See What HealthDay Can Do For You
Contact Us

Place of Service May Affect Racial Disparities in Cancer Deaths

Risk of death similar for African-Americans, Caucasians if they go to designated cancer center

TUESDAY, March 23 (HealthDay News) -- Although elderly African-American cancer patients have a higher risk of death than elderly Caucasian cancer patients, the differences disappear among those who are treated at a National Cancer Institute (NCI)-designated cancer center, according to a retrospective analysis published online March 22 in Cancer.

Tracy Onega, Ph.D., from Dartmouth Medical School in Lebanon, N.H., and colleagues retrospectively compared mortality among 201,305 elderly African-American (8.9 percent of patients) and Caucasian patients with lung, breast, colorectal or prostate cancer based on whether they go to an NCI-designated comprehensive or clinical cancer center.

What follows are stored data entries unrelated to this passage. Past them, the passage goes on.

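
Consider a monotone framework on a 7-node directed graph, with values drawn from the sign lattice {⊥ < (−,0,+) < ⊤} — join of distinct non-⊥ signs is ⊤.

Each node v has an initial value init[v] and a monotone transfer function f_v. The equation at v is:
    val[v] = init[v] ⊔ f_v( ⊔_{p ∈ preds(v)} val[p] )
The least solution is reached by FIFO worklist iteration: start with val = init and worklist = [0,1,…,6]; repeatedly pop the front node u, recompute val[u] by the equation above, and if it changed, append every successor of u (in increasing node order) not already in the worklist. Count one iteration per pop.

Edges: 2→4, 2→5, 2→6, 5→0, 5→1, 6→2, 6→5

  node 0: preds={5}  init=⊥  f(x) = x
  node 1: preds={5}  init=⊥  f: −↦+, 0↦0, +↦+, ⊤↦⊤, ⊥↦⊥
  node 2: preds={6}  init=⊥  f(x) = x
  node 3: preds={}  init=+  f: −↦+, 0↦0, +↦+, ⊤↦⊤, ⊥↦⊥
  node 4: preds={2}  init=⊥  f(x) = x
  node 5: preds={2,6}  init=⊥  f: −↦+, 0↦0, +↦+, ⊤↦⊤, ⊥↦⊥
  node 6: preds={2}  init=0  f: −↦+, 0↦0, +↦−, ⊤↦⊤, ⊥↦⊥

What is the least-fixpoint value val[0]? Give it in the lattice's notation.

Trace (9 dequeues):
  [1] u=0 | in ⊥ | out ⊥ | ==
  [2] u=1 | in ⊥ | out ⊥ | ==
  [3] u=2 | in 0 | out 0 | prev ⊥ | push {}
  [4] u=3 | in ⊥ | out + | ==
  [5] u=4 | in 0 | out 0 | prev ⊥ | push {}
  [6] u=5 | in 0 | out 0 | prev ⊥ | push {0,1}
  [7] u=6 | in 0 | out 0 | ==
  [8] u=0 | in 0 | out 0 | prev ⊥ | push {}
  [9] u=1 | in 0 | out 0 | prev ⊥ | push {}

Converged values:
  [0] 0
  [1] 0
  [2] 0
  [3] +
  [4] 0
  [5] 0
  [6] 0

0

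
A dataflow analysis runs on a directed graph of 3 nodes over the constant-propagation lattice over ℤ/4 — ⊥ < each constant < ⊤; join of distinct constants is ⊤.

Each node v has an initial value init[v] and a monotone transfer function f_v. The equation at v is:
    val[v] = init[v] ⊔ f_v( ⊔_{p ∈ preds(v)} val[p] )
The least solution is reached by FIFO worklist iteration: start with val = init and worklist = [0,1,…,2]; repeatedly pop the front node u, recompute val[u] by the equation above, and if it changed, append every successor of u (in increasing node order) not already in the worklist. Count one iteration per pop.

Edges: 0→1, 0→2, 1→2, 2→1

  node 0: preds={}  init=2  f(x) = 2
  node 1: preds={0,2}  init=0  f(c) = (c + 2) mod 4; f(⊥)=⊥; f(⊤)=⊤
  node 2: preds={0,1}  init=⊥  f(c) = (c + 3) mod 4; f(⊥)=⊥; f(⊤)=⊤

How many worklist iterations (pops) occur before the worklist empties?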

The researchers found that elderly African-Americans had higher all-cause and cancer-specific mortality at one year (odds ratio, 1.13) and three years (odds ratio, 1.23) after diagnosis. However, African-Americans at an NCI-designated cancer center had a lower risk of death at one year (odds ratio, 0.63) and three years (odds ratio, 0.71). African-Americans who went to NCI-designated cancer centers had a similar risk of all-cause and cancer-specific mortality as Caucasians.

"African-American Medicare beneficiaries with lung, breast, colorectal, and prostate cancers had higher mortality compared with their Caucasian counterparts; however, there were no significant differences in mortality by race among those who attended NCI cancer centers," Onega and colleagues conclude.